Batteries naturally self-discharge 1% to 60% per month (depending on the battery type and temperature) while not in use. Sulfation will begin occurring whenever the Depth-of-Discharge (DoD) increases above 0% in other words, when the battery is not fully charged. Please see Section 16 for more information on sulfation. Cold will slow the process down and heat will increase it up. Storing batteries under 250 AH on concrete floors will not normally cause them to naturally self-discharge faster unless the floor is above 77 degrees F. Please see Section 14.1 for more information on this myth. Below are six simple steps while your batteries are not in use to protect them from permanent sulfation and premature failure.

13.2.1. Physically inspect for leakage or damaged cases, remove any corrosion, clean and dry the tops of the batteries to remove possible discharge paths from dried battery electrolyte, and clean the terminals. If the battery is in a vehicle, remove the negative connection from the battery to eliminate the additional parasitic (key off) discharge.

13.2.2. If the battery has filler caps, check the electrolyte (battery acid) level in each cell. If required, add only distilled, deionized or demineralized water to the recommended level, but do not overfill.

13.2.3. Fully charge and equalize flooded (wet) batteries, if required, using the procedures in Section 9 and recheck the electrolyte levels when the battery cools.

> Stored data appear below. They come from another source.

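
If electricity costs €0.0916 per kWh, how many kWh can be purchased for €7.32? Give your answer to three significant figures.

€7.32 / €0.0916 per kWh = 79.91 kWh

79.9 kWh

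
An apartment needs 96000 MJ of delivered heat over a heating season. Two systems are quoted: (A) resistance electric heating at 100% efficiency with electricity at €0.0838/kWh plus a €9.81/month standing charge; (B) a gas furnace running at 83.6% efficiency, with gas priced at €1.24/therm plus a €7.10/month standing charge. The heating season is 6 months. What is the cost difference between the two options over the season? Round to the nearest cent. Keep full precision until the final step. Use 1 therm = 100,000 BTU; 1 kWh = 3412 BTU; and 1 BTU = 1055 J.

€901.45

Heat load = 96000 MJ = 96,000,000,000 J / 1055 = 90,995,261 BTU
Gas: input = 90,995,261 / 0.836 = 108,846,006 BTU = 1,088 therm → 1,088 × €1.24 = €1,349.69; + 6 × €7.10 standing = €1,392.29
Electric: 90,995,261 BTU / 3412 = 26,670 kWh → × €0.0838 = €2,234.88; + 6 × €9.81 standing = €2,293.74
Difference = |€1,392.29 − €2,293.74| = €901.45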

13.2.4. Store in a cold dry place, but not so that it will freeze, and where it can be easily recharged. The freezing point of a battery is determined by the SoC and the higher it is, the lower the freezing temperature. Please see the Electrolyte Freeze Points Table in Section 4.4.1. Based on the battery type you are using, connect a "smart", microprocessor based three-stage, four-stage charger or a voltage regulated float charger to continuously "float" charge your battery. Do not use a cheap, unregulated "trickle" charger or a manual two-stage charger which was not designed for "float" charging or you will overcharge your battery. A less desirable alternative to float charging would be to periodically test the State-of-Charge using the procedure in Section 4. When it is 80% or below, recharge using the procedures in Section 9. The frequency of testing and recharging will depend on the ambient storage temperature.


Concorde Float Charging


[Source: Concorde]

13.2.5. Periodically test the State-of-Charge (SoC) and ensure that the electrolyte is at the proper levels.

13.2.6. Float or periodic recharging will prevent batteries from freezing. An Electrolyte Freeze Points at Various States-of-Charge for a Flooded (Wet) Lead-Acid Battery table indicates the temperature when the electrolyte will freeze.

13.2.7. When you remove the batteries from storage, charge and equalize, if required, using the battery manufacturer's recommended charging procedures or, if not available, the one in Section 9.